Lily Delissa Joseph (1864-1940)

Artist Name Lily Delissa Joseph (1864-1940)
Title A View in the National Gallery
Description
This stunning British Impressionist oil painting is by important Jewish female artist and Suffrage activist Lily Delissa Joseph. She was the sister of the famous portrait painter Solomon Joseph Solomon who encouraged her to develop her talent as an artist. This painting was exhibited at the Royal Academy London in 1922, No. 48 and entitled A View in the National Gallery. Joseph exhibited profusely at the RA between 1905 and 1938. Our painting depicts an interior view of one of the National galleries, showing numerous portraits and landscapes on a purple background. The Impressionist palette of muted tones is stunning and Joseph captures this interior view to perfection. Joseph may have been making a statement about the lack of female artists exhibited in the national gallery around that time. The Guerrilla Girls, an anonymous group of feminist female artists, formed in 1985 in New York, devoted to fighting sexism and racism within the art world, would be proud of her. For her 1912 exhibition at the Baille Gallery, Joseph was noted absent from the show's Private View reception on the grounds that "she was detained at Holloway Goal in connection with the Women's Suffrage Movement".
Signed with initial lower right.
Provenance Exhibited at the Royal Academy London in 1922, No. 48 and entitled A View in the National Gallery. London collection.
Medium Oil on Canvas
Size 36 x 28 inches
Frame Housed in an ornate frame, 46 inches by 38 inches and in good condition.

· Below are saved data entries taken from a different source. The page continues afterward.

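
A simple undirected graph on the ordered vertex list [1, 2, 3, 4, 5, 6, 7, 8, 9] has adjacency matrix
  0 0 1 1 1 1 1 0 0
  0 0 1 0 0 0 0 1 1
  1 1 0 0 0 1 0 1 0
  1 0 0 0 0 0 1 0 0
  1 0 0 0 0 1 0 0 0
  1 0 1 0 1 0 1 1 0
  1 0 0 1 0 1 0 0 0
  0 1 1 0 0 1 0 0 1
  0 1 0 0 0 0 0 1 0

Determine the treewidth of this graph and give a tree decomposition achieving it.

Each bag holds 3 vertices, so the decomposition has width 2, which upper-bounds the treewidth. On the other hand G contains the 3-clique {2, 8, 9}. A clique must lie in a single bag of any decomposition, so no decomposition can have width below 2. Combining the bounds, tw(G) = 2.

Treewidth 2.
Bags: B1 = {1, 5, 6}  B2 = {1, 3, 6}  B3 = {1, 6, 7}  B4 = {3, 6, 8}  B5 = {1, 4, 7}  B6 = {2, 3, 8}  B7 = {2, 8, 9}
Tree: B1–B2, B2–B3, B2–B4, B3–B5, B4–B6, B6–B7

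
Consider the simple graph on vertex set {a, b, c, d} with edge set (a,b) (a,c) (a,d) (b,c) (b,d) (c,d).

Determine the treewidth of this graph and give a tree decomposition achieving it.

Treewidth 3.
One such decomposition:
Bags: B1 = {a, b, c, d}
Tree: (single bag)

With just one bag of size 4, the width is 4 − 1 = 3, so tw(G) ≤ 3. Conversely, {a, b, c, d} is a clique of size 4, and the vertices of any clique must share a bag in every tree decomposition; so some bag has ≥ 4 vertices and tw(G) ≥ 3. Therefore the treewidth is 3.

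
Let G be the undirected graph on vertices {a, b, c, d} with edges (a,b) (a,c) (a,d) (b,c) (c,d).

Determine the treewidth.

A width-2 tree decomposition is:
Bags: B1 = {a, b, c}  B2 = {a, c, d}
Tree: B1–B2
The largest bag has 3 vertices, giving width 2; this decomposition certifies tw(G) ≤ 2. On the other hand G contains the 3-clique {a, c, d}. A clique must lie in a single bag of any decomposition, so no decomposition can have width below 2. Therefore the treewidth is 2.

2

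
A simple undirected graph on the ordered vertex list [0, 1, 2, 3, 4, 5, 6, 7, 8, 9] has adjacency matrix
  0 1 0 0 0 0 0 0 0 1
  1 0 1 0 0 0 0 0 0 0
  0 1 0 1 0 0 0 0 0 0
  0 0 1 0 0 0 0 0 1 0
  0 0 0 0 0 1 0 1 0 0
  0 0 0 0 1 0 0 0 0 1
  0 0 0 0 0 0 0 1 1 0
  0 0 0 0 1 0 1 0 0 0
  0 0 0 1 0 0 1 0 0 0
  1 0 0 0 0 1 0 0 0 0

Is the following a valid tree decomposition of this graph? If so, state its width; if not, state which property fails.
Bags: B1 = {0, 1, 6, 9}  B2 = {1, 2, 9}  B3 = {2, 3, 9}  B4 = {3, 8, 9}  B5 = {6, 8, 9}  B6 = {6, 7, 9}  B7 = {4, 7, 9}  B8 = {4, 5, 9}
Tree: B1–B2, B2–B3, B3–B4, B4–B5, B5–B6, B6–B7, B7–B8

No — bags containing vertex 6 are not connected in the tree.

A tree decomposition must satisfy three properties: every vertex lies in some bag; for every edge, both endpoints lie together in some bag; and for every vertex, the bags containing it form a connected subtree. Here bags containing vertex 6 are not connected in the tree, so the decomposition is invalid.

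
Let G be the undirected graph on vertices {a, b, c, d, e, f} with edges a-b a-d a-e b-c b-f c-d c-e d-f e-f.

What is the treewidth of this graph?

3

A width-3 tree decomposition is:
Bags: B1 = {a, c, e, f}  B2 = {a, c, d, f}  B3 = {a, b, c, f}
Tree: B1–B2, B2–B3
Each bag holds 4 vertices, so the decomposition has width 3, which upper-bounds the treewidth. For the lower bound: the 4 vertex sets {c,e}, {a,d}, {f}, {b} are disjoint, each induces a connected subgraph, and every pair is joined by at least one edge of G. Contracting each set to a single vertex therefore yields K_{4} as a minor, and since treewidth is minor-monotone, tw(G) ≥ tw(K_{4}) = 3. Combining the bounds, tw(G) = 3.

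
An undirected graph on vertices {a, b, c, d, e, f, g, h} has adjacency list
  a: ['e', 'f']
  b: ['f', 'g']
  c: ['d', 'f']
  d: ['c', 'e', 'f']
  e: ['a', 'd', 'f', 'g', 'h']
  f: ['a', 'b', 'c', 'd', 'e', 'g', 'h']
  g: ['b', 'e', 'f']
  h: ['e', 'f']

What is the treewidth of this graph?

2

A width-2 tree decomposition is:
Bags: B1 = {d, e, f}  B2 = {e, f, g}  B3 = {b, f, g}  B4 = {c, d, f}  B5 = {e, f, h}  B6 = {a, e, f}
Tree: B1–B2, B2–B3, B1–B4, B2–B5, B5–B6
Each bag holds 3 vertices, so the decomposition has width 2, which upper-bounds the treewidth. For the lower bound, the 3 vertices {d, e, f} are pairwise adjacent, and any tree decomposition puts a clique entirely inside one bag — forcing width ≥ 2. Hence tw(G) = 2 exactly.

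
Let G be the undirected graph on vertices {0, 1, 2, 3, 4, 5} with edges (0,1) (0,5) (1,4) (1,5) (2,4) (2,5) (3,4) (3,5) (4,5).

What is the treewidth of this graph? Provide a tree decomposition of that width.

The largest bag has 3 vertices, giving width 2; this decomposition certifies tw(G) ≤ 2. Conversely, {0, 1, 5} is a clique of size 3, and the vertices of any clique must share a bag in every tree decomposition; so some bag has ≥ 3 vertices and tw(G) ≥ 2. Combining the bounds, tw(G) = 2.

Treewidth 2.
One optimal decomposition is:
Bags: B1 = {3, 4, 5}  B2 = {1, 4, 5}  B3 = {0, 1, 5}  B4 = {2, 4, 5}
Tree: B1–B2, B2–B3, B1–B4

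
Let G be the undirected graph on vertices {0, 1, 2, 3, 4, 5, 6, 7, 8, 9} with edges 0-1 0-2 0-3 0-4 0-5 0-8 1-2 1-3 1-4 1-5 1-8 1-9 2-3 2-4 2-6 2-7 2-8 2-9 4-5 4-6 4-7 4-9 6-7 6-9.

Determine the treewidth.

A width-3 tree decomposition is:
Bags: B1 = {1, 2, 4, 9}  B2 = {2, 4, 6, 9}  B3 = {2, 4, 6, 7}  B4 = {0, 1, 2, 4}  B5 = {0, 1, 4, 5}  B6 = {0, 1, 2, 3}  B7 = {0, 1, 2, 8}
Tree: B1–B2, B2–B3, B1–B4, B4–B5, B4–B6, B6–B7
The largest bag has 4 vertices, giving width 3; this decomposition certifies tw(G) ≤ 3. On the other hand G contains the 4-clique {0, 1, 2, 8}. A clique must lie in a single bag of any decomposition, so no decomposition can have width below 3. The upper and lower bounds meet at 3, so that is the treewidth.

3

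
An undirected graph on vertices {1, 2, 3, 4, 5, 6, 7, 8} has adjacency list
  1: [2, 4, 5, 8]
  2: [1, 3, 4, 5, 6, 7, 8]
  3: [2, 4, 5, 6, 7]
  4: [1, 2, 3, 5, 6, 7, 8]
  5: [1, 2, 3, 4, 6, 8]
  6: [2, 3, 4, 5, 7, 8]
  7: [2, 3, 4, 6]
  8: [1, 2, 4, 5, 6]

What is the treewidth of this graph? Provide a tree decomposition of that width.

Treewidth 4.
One optimal decomposition is:
Bags: B1 = {2, 3, 4, 5, 6}  B2 = {2, 4, 5, 6, 8}  B3 = {2, 3, 4, 6, 7}  B4 = {1, 2, 4, 5, 8}
Tree: B1–B2, B1–B3, B2–B4

Each bag holds 5 vertices, so the decomposition has width 4, which upper-bounds the treewidth. On the other hand G contains the 5-clique {1, 2, 4, 5, 8}. A clique must lie in a single bag of any decomposition, so no decomposition can have width below 4. Therefore the treewidth is 4.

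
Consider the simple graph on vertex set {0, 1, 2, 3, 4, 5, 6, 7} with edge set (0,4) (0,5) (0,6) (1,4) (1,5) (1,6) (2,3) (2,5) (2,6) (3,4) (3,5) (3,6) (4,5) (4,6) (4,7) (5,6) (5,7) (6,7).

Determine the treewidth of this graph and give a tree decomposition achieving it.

Treewidth 3.
One such decomposition:
Bags: B1 = {0, 4, 5, 6}  B2 = {3, 4, 5, 6}  B3 = {1, 4, 5, 6}  B4 = {4, 5, 6, 7}  B5 = {2, 3, 5, 6}
Tree: B1–B2, B2–B3, B2–B4, B2–B5

Each bag holds 4 vertices, so the decomposition has width 3, which upper-bounds the treewidth. On the other hand G contains the 4-clique {2, 3, 5, 6}. A clique must lie in a single bag of any decomposition, so no decomposition can have width below 3. Hence tw(G) = 3 exactly.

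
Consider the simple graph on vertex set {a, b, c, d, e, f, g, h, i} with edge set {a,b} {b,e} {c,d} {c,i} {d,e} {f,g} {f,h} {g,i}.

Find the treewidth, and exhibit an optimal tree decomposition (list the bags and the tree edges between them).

Each bag holds 2 vertices, so the decomposition has width 1, which upper-bounds the treewidth. Any graph with an edge has treewidth ≥ 1, and G has the edge a–b. Therefore the treewidth is 1.

Treewidth 1.
One optimal decomposition is:
Bags: B1 = {a, b}  B2 = {b, e}  B3 = {d, e}  B4 = {c, d}  B5 = {c, i}  B6 = {g, i}  B7 = {f, g}  B8 = {f, h}
Tree: B1–B2, B2–B3, B3–B4, B4–B5, B5–B6, B6–B7, B7–B8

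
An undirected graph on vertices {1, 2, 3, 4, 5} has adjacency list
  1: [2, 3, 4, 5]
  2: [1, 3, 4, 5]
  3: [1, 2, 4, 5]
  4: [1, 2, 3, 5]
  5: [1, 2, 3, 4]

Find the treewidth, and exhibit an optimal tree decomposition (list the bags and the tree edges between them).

Treewidth 4.
Bags: B1 = {1, 2, 3, 4, 5}
Tree: (single bag)

A single bag containing all 5 vertices is trivially a valid decomposition of width 4. For the lower bound, the 5 vertices {1, 2, 3, 4, 5} are pairwise adjacent, and any tree decomposition puts a clique entirely inside one bag — forcing width ≥ 4. Combining the bounds, tw(G) = 4.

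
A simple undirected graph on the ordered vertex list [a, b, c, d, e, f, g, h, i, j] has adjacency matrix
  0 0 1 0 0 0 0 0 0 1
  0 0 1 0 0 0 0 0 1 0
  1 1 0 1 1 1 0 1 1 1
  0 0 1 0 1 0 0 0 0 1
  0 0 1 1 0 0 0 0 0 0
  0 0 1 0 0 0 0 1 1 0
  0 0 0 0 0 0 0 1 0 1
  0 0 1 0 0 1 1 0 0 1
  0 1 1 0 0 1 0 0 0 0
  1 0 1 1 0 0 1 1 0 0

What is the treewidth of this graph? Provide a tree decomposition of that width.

The largest bag has 3 vertices, giving width 2; this decomposition certifies tw(G) ≤ 2. For the lower bound, the 3 vertices {g, h, j} are pairwise adjacent, and any tree decomposition puts a clique entirely inside one bag — forcing width ≥ 2. Hence tw(G) = 2 exactly.

Treewidth 2.
Bags: B1 = {g, h, j}  B2 = {c, h, j}  B3 = {c, f, h}  B4 = {a, c, j}  B5 = {c, d, j}  B6 = {c, f, i}  B7 = {c, d, e}  B8 = {b, c, i}
Tree: B1–B2, B2–B3, B2–B4, B4–B5, B3–B6, B5–B7, B6–B8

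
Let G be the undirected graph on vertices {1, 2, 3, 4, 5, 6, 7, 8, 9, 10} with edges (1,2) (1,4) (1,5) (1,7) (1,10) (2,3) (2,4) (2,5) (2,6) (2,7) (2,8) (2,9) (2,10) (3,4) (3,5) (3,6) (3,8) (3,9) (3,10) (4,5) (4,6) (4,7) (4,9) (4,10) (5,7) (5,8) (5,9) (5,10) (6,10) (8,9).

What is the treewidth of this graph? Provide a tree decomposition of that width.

Each bag holds 5 vertices, so the decomposition has width 4, which upper-bounds the treewidth. For the lower bound, the 5 vertices {2, 3, 5, 8, 9} are pairwise adjacent, and any tree decomposition puts a clique entirely inside one bag — forcing width ≥ 4. Therefore the treewidth is 4.

Treewidth 4.
One optimal decomposition is:
Bags: B1 = {2, 3, 4, 5, 10}  B2 = {1, 2, 4, 5, 10}  B3 = {2, 3, 4, 5, 9}  B4 = {2, 3, 4, 6, 10}  B5 = {1, 2, 4, 5, 7}  B6 = {2, 3, 5, 8, 9}
Tree: B1–B2, B1–B3, B1–B4, B2–B5, B3–B6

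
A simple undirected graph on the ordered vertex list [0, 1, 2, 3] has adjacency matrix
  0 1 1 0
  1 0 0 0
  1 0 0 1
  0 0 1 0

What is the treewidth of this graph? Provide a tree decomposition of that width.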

Condition Excellent condition
Biography Lily Delissa Joseph, née Solomon, (1863 – 1940) was a British artist and social campaigner active in the English suffrage movement. Joseph was born in Bermondsey in London into a wealthy, cultured Jewish family. Her elder brother was the artist Solomon Joseph Solomon, and Flora Lion would be a cousin. Joseph attended the Ridley School of Art and the Royal College of Art in London. She painted portraits, interiors and urban landscapes in a style clearly influenced by Impressionism but often with a limited palette. Joseph was also an activist in both the women's suffrage movement and in support of Jewish charities. She was among the founders of the Ladies' Guild at the Hammersmith Synagogue in west London and also ran reading rooms in the Whitechapel area. After meeting Isaac Rosenberg in 1911, she helped pay for his studies at the Slade School of Art. Joseph was arrested at least once during the women's suffrage campaign. When her 1912 exhibition at the Baille Gallery, Some London and Country Interiors, was reviewed in the Jewish Chronicle a notice appeared on the same page apologising for her absence from the show's Private View reception on the grounds that "she was detained at Holloway Goal in connection with the Women's Suffrage Movement". In 1924, Joseph and her architect husband held a joint exhibition of drawings and paintings at the Suffolk Street Galleries. Throughout her life Joseph was a regular exhibitor at the Royal Academy, showing some twenty-five paintings between 1904 and 1938. She also exhibited with the Society of Women Artists, the New English Art Club and the Royal Society of British Artists. Joseph exhibited at the Paris Salon receiving an Honourable Mention on one occasion and in 1929 winning a silver medal. In 1946 the Ben Uri Gallery in London had a joint exhibition of works by Joseph and her brother Solomon and examples of her paintings were included in the Jewish Art of Great Britain 1845–1945 exhibition held at the Belgrave Gallery in 1978. The Ben Uri Gallery holds her Self-Portrait with Candles which shows Joseph holding two Sabbath candles and with her head covered observing the Jewish Sabbath. The Tate collection includes a 1937 London scene by Joseph, Roofs, High Holborn, showing the view from her studio towards the Old Bailey.